After the game, Ginobili talked about the dunk, saying, “The last time I tried I got blocked by Caron Butler against OKC badly, and I was made fun of by my teammates in a rough way. They actually made me promise that I wasn’t going to try that again, and I said, yes, I won’t try that again.” Fortunately he didn’t keep his promise, and the dunk, which came as part of a 17-5 Spurs run that turned a seven-point deficit into an eight-point lead in the second quarter, breathed life into the arena.
Of course, a team doesn’t need to strive for the Spurs’ level of excellence to win a title. The Heat proved that last season, showing that a little nudge this way or that, an injury here or there can tip the balance. There’s nothing morally reprehensible about the way the Heat have gone about creating a team that got to four consecutive Finals, something that hadn’t been accomplished since the Celtics in the ’80s. James took a pay cut to play for the Heat; Duncan took a pay cut to stay with the Spurs.
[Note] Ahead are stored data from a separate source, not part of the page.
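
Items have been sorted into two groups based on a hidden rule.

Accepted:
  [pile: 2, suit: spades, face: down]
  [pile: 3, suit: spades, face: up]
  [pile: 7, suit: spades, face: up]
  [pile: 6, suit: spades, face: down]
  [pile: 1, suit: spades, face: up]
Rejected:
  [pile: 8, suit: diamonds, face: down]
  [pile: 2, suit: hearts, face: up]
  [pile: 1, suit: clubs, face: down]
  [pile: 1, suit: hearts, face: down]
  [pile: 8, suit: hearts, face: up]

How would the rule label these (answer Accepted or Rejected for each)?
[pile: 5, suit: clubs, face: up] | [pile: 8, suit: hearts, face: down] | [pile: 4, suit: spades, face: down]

Rejected, Rejected, Accepted

A rule that fits every label: suit is spades — true of each 'Accepted' example, false of each 'Rejected' one.
[pile: 5, suit: clubs, face: up] — suit is clubs, hence Rejected.
[pile: 8, suit: hearts, face: down] — suit is hearts, hence Rejected.
[pile: 4, suit: spades, face: down] — suit is spades, hence Accepted.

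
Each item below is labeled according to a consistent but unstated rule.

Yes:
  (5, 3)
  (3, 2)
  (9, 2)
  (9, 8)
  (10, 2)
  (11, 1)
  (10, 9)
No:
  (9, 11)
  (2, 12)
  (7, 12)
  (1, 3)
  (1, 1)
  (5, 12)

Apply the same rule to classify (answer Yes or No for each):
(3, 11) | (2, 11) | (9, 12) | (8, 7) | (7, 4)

No, No, No, Yes, Yes

Looking at the examples, the only property every 'Yes' case has and every 'No' case lacks is: first > second.
(3, 11): 3 < 11, fails this test → No. (2, 11): 2 < 11, fails this test → No. (9, 12): 9 < 12, fails this test → No. (8, 7): 8 > 7, fits → Yes. (7, 4): 7 > 4, fits → Yes.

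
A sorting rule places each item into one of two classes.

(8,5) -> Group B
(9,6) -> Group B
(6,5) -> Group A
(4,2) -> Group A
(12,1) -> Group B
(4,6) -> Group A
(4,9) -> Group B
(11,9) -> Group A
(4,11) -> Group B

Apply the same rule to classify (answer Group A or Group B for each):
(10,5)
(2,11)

The distinguishing property — |first − second| ≤ 2 — holds for all the 'Group A' cases and none of the 'Group B' cases.

Group B, Group B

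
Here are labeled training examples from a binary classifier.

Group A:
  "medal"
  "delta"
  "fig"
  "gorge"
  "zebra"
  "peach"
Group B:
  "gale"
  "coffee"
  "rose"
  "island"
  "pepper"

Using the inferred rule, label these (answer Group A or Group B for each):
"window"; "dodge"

Group B, Group A

Rule: odd length. This holds for each 'Group A' example and fails for each 'Group B' one.
"window" → length 6 → Group B. "dodge" → length 5 → Group A.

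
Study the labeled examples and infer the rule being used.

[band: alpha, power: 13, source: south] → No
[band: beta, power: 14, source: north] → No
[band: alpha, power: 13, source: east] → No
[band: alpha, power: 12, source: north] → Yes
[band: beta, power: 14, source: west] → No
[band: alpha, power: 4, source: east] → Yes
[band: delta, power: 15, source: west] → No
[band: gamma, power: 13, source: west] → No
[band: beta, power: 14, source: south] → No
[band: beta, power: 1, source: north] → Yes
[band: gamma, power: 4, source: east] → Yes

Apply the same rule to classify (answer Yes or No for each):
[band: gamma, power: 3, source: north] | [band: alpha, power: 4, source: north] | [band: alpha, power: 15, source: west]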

Diaw – an unlikely Finals hero for San Antonio –dogged it on a terrible Charlotte Bobcats team until they cut him, freeing him up to sign on with his friend Tony Parker.
Excellence is no bulwark against losing. Nothing is, really: not talent, not athleticism, not youth, not experience. In different Finals they’ve all fallen victim to one another because the truth is there is no formula, no recipe, no solution to basketball. The Spurs put their faith in process, in the idea that the utmost attention to every step, the most dogged commitment to making cuts, to bothering players on the catch, to making the right rotation would give them the best shot at winning. The Heat seemed to be dedicated to something less conceptual and more goal-driven: assemble the most talented core possible, add a mix of veterans like Ray Allen, Rashard Lewis and Chris Andersen, and figure out what system makes them win.
If you step back, it doesn’t seem all that different, but in a culture that’s flipped 180 degrees from believing in heroes to basking in the relentlessly dour worlds of Game of Thrones or Breaking Bad, we should be able to grant a happy ending based not on moral goodness but simply in appreciation of the craft. In one of the most-quoted passages from Walden, Thoreau wrote that he wanted “to live so sturdily and Spartan-like as to put to rout all that was not life.” There could be no better descriptor for Spurs basketball.
The Heat were a team built to win championships. The Spurs were a team built to play excellent basketball. This time, at least, the Spurs ended up doing both.